In a presentation here, Sternberg said that events of the last year have only reinforced his sense that society needs broader measures than those commonly used to select students for top colleges. "A lot of the people who landed us in the mess we are in today had M.B.A.'s from very good schools," he said. "It seems like something is missing here. After they go to great schools ... they make a total mess of things."
Tufts has previously reported that adopting the optional essay program -- called Kaleidoscope -- has led to greater numbers of applications, particularly from minority groups, and that the resulting classes have been more diverse. Now that the program has been in place for a few years, however, a more complete picture has emerged -- and Sternberg said it showed the value of adding additional admissions measures.
Since 2006, the average annual increase in black enrollment has been 26 percent and for Latino enrollment has been 14 percent -- all while SAT and grade-point averages have gone up, Sternberg said. More than half of applicants are completing a Kaleidoscope essay now, even though they do not have to. Sternberg said that completing the essay or not has little impact on those at the top of the academic qualification scale (who get in either way) or the bottom (where a good Kaleidoscope essay isn't enough). But he said that it is having an impact for those in the middle.
Overall, Sternberg said, Tufts has found no difference in college grades between those who were admitted in part due to a Kaleidoscope essay and those who were not. But when controlling for academic rankings, those who do the Kaleidoscope essays do better at Tufts than those who don't. The study also found (through surveys) that those who had high Kaleidoscope scores are happier at Tufts and are more involved in campus life.
These findings are significant, Sternberg said, because they show that factors not measured by the SAT have a significant impact on whether or not applicants may be a good fit at a college and contribute to its vibrancy. Further, he said that unlike the SAT, Kaleidoscope scores didn't differ by racial or ethnic group.
Another institution reporting at the meeting was George Mason University, whose decision to go test-optional was considered notable because it is a large, diverse public university, while many of the leaders in going test-optional have been small private colleges -- institutions that have smaller application pools and larger (per applicant) admissions staffs.
But the news from George Mason is also positive.
Andrew Flagel, dean of admissions, said that since 2007, when the option was introduced, the percentage of applicants applying without test scores has increased to 13 percent, from 4.5 percent.

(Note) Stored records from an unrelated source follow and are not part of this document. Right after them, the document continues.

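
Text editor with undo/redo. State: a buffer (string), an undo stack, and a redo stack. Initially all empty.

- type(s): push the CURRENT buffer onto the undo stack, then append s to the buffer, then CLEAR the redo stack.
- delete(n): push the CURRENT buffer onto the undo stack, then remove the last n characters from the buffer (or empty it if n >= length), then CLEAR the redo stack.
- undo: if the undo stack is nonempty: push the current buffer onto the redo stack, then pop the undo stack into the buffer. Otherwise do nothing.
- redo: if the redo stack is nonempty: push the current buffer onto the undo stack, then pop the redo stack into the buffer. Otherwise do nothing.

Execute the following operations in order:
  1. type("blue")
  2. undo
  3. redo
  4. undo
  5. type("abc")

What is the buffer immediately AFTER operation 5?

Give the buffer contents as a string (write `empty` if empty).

After op 1 (type): buf='blue' undo_depth=1 redo_depth=0
After op 2 (undo): buf='(empty)' undo_depth=0 redo_depth=1
After op 3 (redo): buf='blue' undo_depth=1 redo_depth=0
After op 4 (undo): buf='(empty)' undo_depth=0 redo_depth=1
After op 5 (type): buf='abc' undo_depth=1 redo_depth=0

Answer: abc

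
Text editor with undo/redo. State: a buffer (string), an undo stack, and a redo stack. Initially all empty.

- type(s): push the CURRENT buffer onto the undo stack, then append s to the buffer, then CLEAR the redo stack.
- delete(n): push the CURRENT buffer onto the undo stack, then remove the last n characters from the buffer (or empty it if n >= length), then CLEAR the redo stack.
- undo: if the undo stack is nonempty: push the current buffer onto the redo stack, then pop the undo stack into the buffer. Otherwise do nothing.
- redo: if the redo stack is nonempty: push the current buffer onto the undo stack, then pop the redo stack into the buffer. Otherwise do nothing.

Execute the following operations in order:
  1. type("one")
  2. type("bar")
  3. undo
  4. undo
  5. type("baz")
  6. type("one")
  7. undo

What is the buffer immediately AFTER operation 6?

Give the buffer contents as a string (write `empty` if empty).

Answer: bazone

Derivation:
After op 1 (type): buf='one' undo_depth=1 redo_depth=0
After op 2 (type): buf='onebar' undo_depth=2 redo_depth=0
After op 3 (undo): buf='one' undo_depth=1 redo_depth=1
After op 4 (undo): buf='(empty)' undo_depth=0 redo_depth=2
After op 5 (type): buf='baz' undo_depth=1 redo_depth=0
After op 6 (type): buf='bazone' undo_depth=2 redo_depth=0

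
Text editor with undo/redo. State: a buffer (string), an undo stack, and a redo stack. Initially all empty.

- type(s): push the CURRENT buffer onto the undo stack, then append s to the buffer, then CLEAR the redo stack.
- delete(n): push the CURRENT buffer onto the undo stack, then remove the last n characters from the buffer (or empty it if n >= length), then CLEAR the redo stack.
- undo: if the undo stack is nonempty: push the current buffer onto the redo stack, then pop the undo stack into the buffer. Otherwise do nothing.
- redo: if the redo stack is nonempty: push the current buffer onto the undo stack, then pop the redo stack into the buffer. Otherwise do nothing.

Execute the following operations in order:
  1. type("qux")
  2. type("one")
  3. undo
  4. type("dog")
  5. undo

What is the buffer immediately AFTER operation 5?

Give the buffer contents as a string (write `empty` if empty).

After op 1 (type): buf='qux' undo_depth=1 redo_depth=0
After op 2 (type): buf='quxone' undo_depth=2 redo_depth=0
After op 3 (undo): buf='qux' undo_depth=1 redo_depth=1
After op 4 (type): buf='quxdog' undo_depth=2 redo_depth=0
After op 5 (undo): buf='qux' undo_depth=1 redo_depth=1

Answer: qux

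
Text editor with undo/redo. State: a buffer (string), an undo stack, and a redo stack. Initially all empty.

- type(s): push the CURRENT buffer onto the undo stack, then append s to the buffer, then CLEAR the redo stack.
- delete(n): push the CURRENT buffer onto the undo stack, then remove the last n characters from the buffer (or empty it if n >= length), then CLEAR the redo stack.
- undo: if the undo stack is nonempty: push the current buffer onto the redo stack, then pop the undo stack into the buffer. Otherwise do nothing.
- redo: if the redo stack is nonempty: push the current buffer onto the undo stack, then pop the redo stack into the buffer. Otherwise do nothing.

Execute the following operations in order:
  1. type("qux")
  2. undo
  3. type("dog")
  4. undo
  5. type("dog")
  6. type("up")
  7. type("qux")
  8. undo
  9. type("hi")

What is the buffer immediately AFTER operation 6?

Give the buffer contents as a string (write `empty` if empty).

Answer: dogup

Derivation:
After op 1 (type): buf='qux' undo_depth=1 redo_depth=0
After op 2 (undo): buf='(empty)' undo_depth=0 redo_depth=1
After op 3 (type): buf='dog' undo_depth=1 redo_depth=0
After op 4 (undo): buf='(empty)' undo_depth=0 redo_depth=1
After op 5 (type): buf='dog' undo_depth=1 redo_depth=0
After op 6 (type): buf='dogup' undo_depth=2 redo_depth=0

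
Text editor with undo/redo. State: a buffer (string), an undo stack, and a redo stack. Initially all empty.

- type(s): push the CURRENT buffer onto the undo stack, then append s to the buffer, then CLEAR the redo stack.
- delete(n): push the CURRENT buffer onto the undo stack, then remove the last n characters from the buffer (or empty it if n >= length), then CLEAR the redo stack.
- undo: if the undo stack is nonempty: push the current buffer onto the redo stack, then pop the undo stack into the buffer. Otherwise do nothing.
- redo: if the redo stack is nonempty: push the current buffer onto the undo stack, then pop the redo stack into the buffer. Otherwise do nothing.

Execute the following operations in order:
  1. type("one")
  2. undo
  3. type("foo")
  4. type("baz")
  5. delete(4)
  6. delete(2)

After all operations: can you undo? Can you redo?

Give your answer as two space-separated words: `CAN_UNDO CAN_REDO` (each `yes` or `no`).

After op 1 (type): buf='one' undo_depth=1 redo_depth=0
After op 2 (undo): buf='(empty)' undo_depth=0 redo_depth=1
After op 3 (type): buf='foo' undo_depth=1 redo_depth=0
After op 4 (type): buf='foobaz' undo_depth=2 redo_depth=0
After op 5 (delete): buf='fo' undo_depth=3 redo_depth=0
After op 6 (delete): buf='(empty)' undo_depth=4 redo_depth=0

Answer: yes no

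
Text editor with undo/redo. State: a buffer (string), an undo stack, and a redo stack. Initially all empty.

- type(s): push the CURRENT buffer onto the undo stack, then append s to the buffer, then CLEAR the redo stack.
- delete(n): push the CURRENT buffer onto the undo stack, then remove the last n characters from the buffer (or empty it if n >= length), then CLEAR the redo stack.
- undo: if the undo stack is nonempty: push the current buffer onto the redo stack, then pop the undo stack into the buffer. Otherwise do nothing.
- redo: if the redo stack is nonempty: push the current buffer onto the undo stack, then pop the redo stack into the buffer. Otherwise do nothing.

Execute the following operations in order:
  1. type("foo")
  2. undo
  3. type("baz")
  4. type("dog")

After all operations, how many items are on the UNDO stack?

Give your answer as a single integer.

After op 1 (type): buf='foo' undo_depth=1 redo_depth=0
After op 2 (undo): buf='(empty)' undo_depth=0 redo_depth=1
After op 3 (type): buf='baz' undo_depth=1 redo_depth=0
After op 4 (type): buf='bazdog' undo_depth=2 redo_depth=0

Answer: 2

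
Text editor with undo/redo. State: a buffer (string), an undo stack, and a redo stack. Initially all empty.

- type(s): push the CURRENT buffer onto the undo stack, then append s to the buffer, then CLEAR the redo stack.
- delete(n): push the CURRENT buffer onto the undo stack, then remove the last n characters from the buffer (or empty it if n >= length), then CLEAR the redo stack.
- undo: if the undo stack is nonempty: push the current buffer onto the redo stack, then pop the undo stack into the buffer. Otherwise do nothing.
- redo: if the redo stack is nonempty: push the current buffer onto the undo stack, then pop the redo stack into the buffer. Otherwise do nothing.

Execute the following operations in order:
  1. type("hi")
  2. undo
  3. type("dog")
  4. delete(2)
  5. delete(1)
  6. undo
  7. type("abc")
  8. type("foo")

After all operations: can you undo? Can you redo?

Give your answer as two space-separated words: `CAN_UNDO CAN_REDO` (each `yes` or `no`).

After op 1 (type): buf='hi' undo_depth=1 redo_depth=0
After op 2 (undo): buf='(empty)' undo_depth=0 redo_depth=1
After op 3 (type): buf='dog' undo_depth=1 redo_depth=0
After op 4 (delete): buf='d' undo_depth=2 redo_depth=0
After op 5 (delete): buf='(empty)' undo_depth=3 redo_depth=0
After op 6 (undo): buf='d' undo_depth=2 redo_depth=1
After op 7 (type): buf='dabc' undo_depth=3 redo_depth=0
After op 8 (type): buf='dabcfoo' undo_depth=4 redo_depth=0

Answer: yes no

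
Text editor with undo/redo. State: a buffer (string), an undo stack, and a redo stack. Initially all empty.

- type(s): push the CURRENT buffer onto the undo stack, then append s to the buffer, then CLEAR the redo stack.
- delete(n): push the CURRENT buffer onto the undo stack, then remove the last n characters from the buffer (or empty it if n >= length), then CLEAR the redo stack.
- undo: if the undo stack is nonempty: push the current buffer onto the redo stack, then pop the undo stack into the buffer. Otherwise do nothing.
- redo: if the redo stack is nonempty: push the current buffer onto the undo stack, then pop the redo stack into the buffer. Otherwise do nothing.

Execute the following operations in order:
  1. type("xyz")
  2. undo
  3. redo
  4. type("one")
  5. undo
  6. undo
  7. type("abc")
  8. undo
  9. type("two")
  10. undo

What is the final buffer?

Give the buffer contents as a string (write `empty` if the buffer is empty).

Answer: empty

Derivation:
After op 1 (type): buf='xyz' undo_depth=1 redo_depth=0
After op 2 (undo): buf='(empty)' undo_depth=0 redo_depth=1
After op 3 (redo): buf='xyz' undo_depth=1 redo_depth=0
After op 4 (type): buf='xyzone' undo_depth=2 redo_depth=0
After op 5 (undo): buf='xyz' undo_depth=1 redo_depth=1
After op 6 (undo): buf='(empty)' undo_depth=0 redo_depth=2
After op 7 (type): buf='abc' undo_depth=1 redo_depth=0
After op 8 (undo): buf='(empty)' undo_depth=0 redo_depth=1
After op 9 (type): buf='two' undo_depth=1 redo_depth=0
After op 10 (undo): buf='(empty)' undo_depth=0 redo_depth=1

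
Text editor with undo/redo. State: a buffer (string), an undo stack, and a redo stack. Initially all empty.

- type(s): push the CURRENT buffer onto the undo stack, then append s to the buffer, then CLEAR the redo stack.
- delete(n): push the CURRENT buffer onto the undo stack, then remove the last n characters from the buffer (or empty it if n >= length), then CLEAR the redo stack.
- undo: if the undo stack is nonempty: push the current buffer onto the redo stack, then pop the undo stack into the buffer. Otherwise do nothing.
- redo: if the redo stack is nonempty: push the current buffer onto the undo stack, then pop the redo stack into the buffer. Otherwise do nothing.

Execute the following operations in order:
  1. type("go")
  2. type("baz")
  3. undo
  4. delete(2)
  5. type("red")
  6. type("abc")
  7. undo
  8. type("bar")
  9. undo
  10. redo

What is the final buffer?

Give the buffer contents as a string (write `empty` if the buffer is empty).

After op 1 (type): buf='go' undo_depth=1 redo_depth=0
After op 2 (type): buf='gobaz' undo_depth=2 redo_depth=0
After op 3 (undo): buf='go' undo_depth=1 redo_depth=1
After op 4 (delete): buf='(empty)' undo_depth=2 redo_depth=0
After op 5 (type): buf='red' undo_depth=3 redo_depth=0
After op 6 (type): buf='redabc' undo_depth=4 redo_depth=0
After op 7 (undo): buf='red' undo_depth=3 redo_depth=1
After op 8 (type): buf='redbar' undo_depth=4 redo_depth=0
After op 9 (undo): buf='red' undo_depth=3 redo_depth=1
After op 10 (redo): buf='redbar' undo_depth=4 redo_depth=0

Answer: redbar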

The admit rate was slightly lower for this group, but the yield rate (the percentage of admitted applicants who enroll) was slightly higher, so that the share of the freshman class enrolled is expected to be just under 10 percent this year, up from 4 percent in the first year of the program.
Flagel said that George Mason has wanted to be sure that those admitted this way were succeeding at the university and that the results are what he had hoped to see. Students admitted without test scores in 2007 now have an average G.P.A. of 3.08, compared to 2.92 for those admitted with test scores. Of those admitted without test scores in 2008, the average G.P.A. is 2.99, compared to 2.84 for other students in that cohort.
The results reinforce his sense that test-optional "is a better process," Flagel said.
George Mason is continuing to try to encourage students to tell their stories directly, without an emphasis on numbers, Flagel said. The latest innovation is giving students the option of submitting their essays (or an additional essay) through a YouTube video. Flagel said that staff members convinced him that this is one way many applicants express themselves, so the admissions office should be open to it, and he agreed. "Personalizing the process" is an important value that builds on going test-optional, Flagel said.